Nearly 70% of patients with inflammatory bowel disease may experience chronic pain, yet 29% of them report that their pain is frequently unaddressed during clinical visits.
In a new study, published in BMJ Open Gastroenterology, researchers examined differences in pain communication priorities between clinicians and patients with inflammatory bowel disease (IBD), identifying areas for improvement in pain management. Interviews with 25 IBD clinicians—including gastroenterologists, colorectal surgeons, specialist nurses, and psychologists—alongside an analysis of patient interviews, highlighted reported discrepancies in pain assessment and management. Clinicians reported focusing primarily on disease activity in Crohn’s disease but often did not address pain directly in ulcerative colitis, presuming that patients managed pain independently unless it indicated inflammation.
However, patients reported inconsistent inquiry into pain during consultations. In one UK survey, 29% of patients noted that their pain was not addressed. Challenges within the health care system, such as time constraints and limited pain management resources, were cited as factors, with power dynamics that may affect patients' comfort in fully discussing pain. For instance, some clinicians attributed pain without inflammatory findings to irritable bowel syndrome, which some patients reported as affecting their trust in clinical care.

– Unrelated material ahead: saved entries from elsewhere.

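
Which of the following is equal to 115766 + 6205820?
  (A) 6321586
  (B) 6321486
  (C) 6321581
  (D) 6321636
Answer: A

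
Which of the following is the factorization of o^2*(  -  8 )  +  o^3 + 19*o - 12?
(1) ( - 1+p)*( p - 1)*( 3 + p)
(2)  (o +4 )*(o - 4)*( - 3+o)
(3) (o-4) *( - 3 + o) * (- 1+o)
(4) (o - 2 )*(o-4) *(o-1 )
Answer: 3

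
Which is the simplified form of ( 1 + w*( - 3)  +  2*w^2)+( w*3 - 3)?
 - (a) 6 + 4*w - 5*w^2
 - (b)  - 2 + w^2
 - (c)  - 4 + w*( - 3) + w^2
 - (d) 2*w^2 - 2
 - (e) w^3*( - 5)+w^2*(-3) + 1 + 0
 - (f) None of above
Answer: d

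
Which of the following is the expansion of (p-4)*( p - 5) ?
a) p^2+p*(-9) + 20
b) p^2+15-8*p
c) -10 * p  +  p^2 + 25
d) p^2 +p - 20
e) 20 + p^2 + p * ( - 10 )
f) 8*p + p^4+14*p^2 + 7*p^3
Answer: a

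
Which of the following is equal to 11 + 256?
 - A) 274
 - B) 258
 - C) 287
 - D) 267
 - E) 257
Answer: D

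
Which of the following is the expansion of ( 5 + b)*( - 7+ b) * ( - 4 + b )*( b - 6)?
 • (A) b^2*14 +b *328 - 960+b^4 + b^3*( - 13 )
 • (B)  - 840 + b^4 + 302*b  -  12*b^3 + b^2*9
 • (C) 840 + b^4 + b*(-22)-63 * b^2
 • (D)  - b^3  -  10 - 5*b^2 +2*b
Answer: B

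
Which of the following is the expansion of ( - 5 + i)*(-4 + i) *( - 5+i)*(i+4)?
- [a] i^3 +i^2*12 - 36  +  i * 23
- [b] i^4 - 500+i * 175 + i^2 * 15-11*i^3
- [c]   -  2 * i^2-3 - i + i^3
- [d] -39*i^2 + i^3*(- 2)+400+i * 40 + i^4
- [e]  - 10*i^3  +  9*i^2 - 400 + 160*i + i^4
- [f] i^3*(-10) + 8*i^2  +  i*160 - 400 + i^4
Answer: e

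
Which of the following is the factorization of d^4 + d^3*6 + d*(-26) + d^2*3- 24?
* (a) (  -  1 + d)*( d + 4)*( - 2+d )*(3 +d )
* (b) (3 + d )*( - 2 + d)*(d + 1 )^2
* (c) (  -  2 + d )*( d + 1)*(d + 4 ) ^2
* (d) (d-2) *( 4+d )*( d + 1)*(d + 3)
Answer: d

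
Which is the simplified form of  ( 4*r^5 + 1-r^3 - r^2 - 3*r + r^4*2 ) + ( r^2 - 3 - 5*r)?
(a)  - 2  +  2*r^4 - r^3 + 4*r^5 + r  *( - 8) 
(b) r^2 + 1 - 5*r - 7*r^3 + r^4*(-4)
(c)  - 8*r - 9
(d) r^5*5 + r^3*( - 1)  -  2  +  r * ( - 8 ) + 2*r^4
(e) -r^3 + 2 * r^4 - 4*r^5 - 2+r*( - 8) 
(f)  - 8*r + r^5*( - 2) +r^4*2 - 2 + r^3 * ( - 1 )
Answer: a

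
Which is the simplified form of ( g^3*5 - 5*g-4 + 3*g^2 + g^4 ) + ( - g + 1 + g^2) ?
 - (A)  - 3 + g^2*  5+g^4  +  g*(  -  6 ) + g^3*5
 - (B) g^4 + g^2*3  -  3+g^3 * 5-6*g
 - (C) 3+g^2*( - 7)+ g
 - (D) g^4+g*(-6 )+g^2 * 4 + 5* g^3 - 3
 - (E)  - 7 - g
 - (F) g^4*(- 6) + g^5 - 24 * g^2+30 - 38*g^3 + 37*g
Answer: D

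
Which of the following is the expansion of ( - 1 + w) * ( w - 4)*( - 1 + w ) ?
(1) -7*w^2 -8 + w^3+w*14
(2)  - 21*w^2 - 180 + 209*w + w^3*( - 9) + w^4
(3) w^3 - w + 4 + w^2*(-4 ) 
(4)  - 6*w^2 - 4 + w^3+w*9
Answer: 4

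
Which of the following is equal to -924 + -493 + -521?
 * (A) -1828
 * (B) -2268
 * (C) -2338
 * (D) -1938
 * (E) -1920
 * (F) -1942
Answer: D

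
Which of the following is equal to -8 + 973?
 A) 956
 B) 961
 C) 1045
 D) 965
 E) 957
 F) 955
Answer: D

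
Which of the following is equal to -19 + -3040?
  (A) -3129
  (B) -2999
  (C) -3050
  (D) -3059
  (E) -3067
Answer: D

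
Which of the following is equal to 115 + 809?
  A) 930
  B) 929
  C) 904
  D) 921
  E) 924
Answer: E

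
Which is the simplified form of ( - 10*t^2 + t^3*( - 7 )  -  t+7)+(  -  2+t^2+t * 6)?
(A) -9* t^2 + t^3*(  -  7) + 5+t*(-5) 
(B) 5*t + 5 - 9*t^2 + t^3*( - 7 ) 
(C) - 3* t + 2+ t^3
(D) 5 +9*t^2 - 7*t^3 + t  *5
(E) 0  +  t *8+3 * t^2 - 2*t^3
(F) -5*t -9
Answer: B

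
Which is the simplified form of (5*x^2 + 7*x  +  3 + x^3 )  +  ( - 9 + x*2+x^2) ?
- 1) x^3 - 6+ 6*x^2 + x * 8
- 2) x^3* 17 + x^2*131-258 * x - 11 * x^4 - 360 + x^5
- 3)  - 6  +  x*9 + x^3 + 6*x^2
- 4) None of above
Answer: 3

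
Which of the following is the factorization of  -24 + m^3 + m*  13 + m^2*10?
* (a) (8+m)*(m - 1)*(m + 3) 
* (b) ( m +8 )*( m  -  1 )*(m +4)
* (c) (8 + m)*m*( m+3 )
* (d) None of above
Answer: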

Patients reported feeling standard pain assessments, such as numeric scales, inadequately capture their experience.
The researchers suggested structured pain assessment tools to facilitate more effective clinician-patient dialogue, helping patients communicate their pain experiences. Clinicians could benefit from prioritizing pain discussions and considering individual pain experiences beyond inflammatory markers to enhance IBD management.
Full disclosures can be found in the published study.